Click Test to verify.

Use in an agent verb

1session.agent({
2 llm: {
3 vendor: 'baseten',
4 model: 'deepseek-ai/DeepSeek-V3.1',
5 llmOptions: {
6 systemPrompt: 'You are a helpful voice assistant.',
7 },
8 },
9 stt: { vendor: 'deepgram', language: 'en-US' },
10 tts: { vendor: 'cartesia', voice: 'sonic-english' },
11 turnDetection: 'krisp',
12 bargeIn: { enable: true },
13 actionHook: '/agent-complete',
14}).send();

Available models

The current Model APIs catalog includes (curated subset — check /v1/models for the live list):

Model idNotes
deepseek-ai/DeepSeek-V3.1DeepSeek V3.1, 163k context, tool-capable
deepseek-ai/DeepSeek-V4-ProNewer DeepSeek flagship
zai-org/GLM-4.7Zhipu GLM 4.7
zai-org/GLM-5Zhipu GLM 5
moonshotai/Kimi-K2.5Moonshot Kimi K2.5
moonshotai/Kimi-K2.6Moonshot Kimi K2.6
MiniMaxAI/MiniMax-M2.5MiniMax M2.5
nvidia/Nemotron-120B-A12BNVIDIA Nemotron Super
openai/gpt-oss-120bOpenAI’s open-weight 120B model

For dedicated deployments via the Bridge endpoint, the model value is whatever model id your deployment serves.

Quirks & errors

Two endpoints, one vendor: keep the vendor: 'baseten' constant — only the Base URL (in the portal credential) differs between the shared Model APIs catalog and a dedicated Bridge deployment. The same auth shape works for both.
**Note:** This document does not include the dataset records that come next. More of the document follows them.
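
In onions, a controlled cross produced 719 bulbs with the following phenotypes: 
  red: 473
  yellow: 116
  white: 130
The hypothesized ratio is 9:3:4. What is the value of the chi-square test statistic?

28.018

The 9:3:4 ratio has 16 parts, so with N = 719 the expected counts are:
  red: 719 × 9/16 = 404.4375
  yellow: 719 × 3/16 = 134.8125
  white: 719 × 4/16 = 179.75
χ² = Σ (O − E)² / E
  red: (473 − 404.4375)² / 404.4375 = 11.6231
  yellow: (116 − 134.8125)² / 134.8125 = 2.6252
  white: (130 − 179.75)² / 179.75 = 13.7695
χ² = 11.6231 + 2.6252 + 13.7695 = 28.0178 ≈ 28.018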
Tool-calling capability varies by model. The wire format is OpenAI-compatible, but whether a given Baseten-hosted model actually executes tools depends on the underlying model’s training. DeepSeek V4 and GLM 5 generally do tools well; smaller models may be inconsistent. Test thoroughly.

401 — key revoked or copied with whitespace. Regenerate at app.baseten.co/settings/api_keys.